Olá a todos, meu nome é Júlia e sou escrava do Mestre. No conto anterior, contei como eu e minha filha Cíntia nos tornamos escravas do Mestre e também que o Mestre queria ter mais escravas. Vários leitores entraram em contato, homens e mulheres, interesados em se tornar escravos. Uma delas interessou o Mestre: um leitor, que chamarei de Fernando, disse que eu sonho era fazer sexo anal com sua esposa, mas ela se negava a liberar o cuzinho. Logo, ele pediu ajuda para o Mestre, para que ele a hipnotizasse e ele pudesse comê-la por trás.

O Mestre nunca fez anal conosco, pois segundo ele não é qualquer bunda que aguentaria seu enorme pau. Segundo ele, ele tem dó da minha e Cíntia, pequena daquele jeito, ele ia acabar rasgando. Quanto a Fernando e sua esposa, que chamaremos de Diana, conversamos primeiro por e-mail e depois pelo whatsapp. Segundo ele, ele tentou por duas vezes fazer anal, mas a esposa não gostou. Ele mandou fotos para vermos, e uma delas deixou o Mestre animado: uma foto tirada na praia, provavelmente de surpresa, mostrava Diana de costas. Era uma negra muito bonita, de pele mais escura que a do Mestre, de cabelos encaracolados e corpo bem desenhado. Na foto, sua bunda parecia ser enorme, bem maior que a minha. Já Fernando era branco, magro e sem pelos no corpo, sem músculos definidos e aparentemente mais baixo que Diana.
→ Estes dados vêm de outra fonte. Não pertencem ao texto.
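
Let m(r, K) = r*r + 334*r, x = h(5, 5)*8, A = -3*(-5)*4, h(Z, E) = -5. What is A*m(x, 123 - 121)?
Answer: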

Marcamos um dia para ele vir à nossa casa. Nesse dia, o Mestre disse que deveria me preparar, pois eu teria uma função especial naquela visita. O Mestre me mandou ajoelhar e chupa-lo. Obviamente eu obedeci, chupando o enorme pau do Mestre rápido e fundo como ele gosta. Num ceto momento o Mestre ordenou:

– Tira da boca e aponta pros seus peitos. Quando eu gozar, esfregue a porra neles e deixe secar, depois tome um banho.

– Sim, mestre. – Tirei da boca e apontei pros meus peitos, fazendo como o Mestre ordenou. Esfreguei a porra, e senti a pele de meus seios absorvendo aquele líquido, um pouco mais ralo do que o normal. Absorveu como uma esponja, sobrou muito pouco pra eu tirar no banho.

Como Fernando disse que Diana já sabia de nossa condição, quando a campainha tocou os recebemos como sempre estamos em casa: nuas e sem esconder nossa condição de escravas hipnotizadas. Ao nos ver, Fernando ficou excitado e Diana, admirada.

– Nossa! Nunca imaginei que esse lance de escravas hipnotizadas fosse assim! Vocês ficam assim direto?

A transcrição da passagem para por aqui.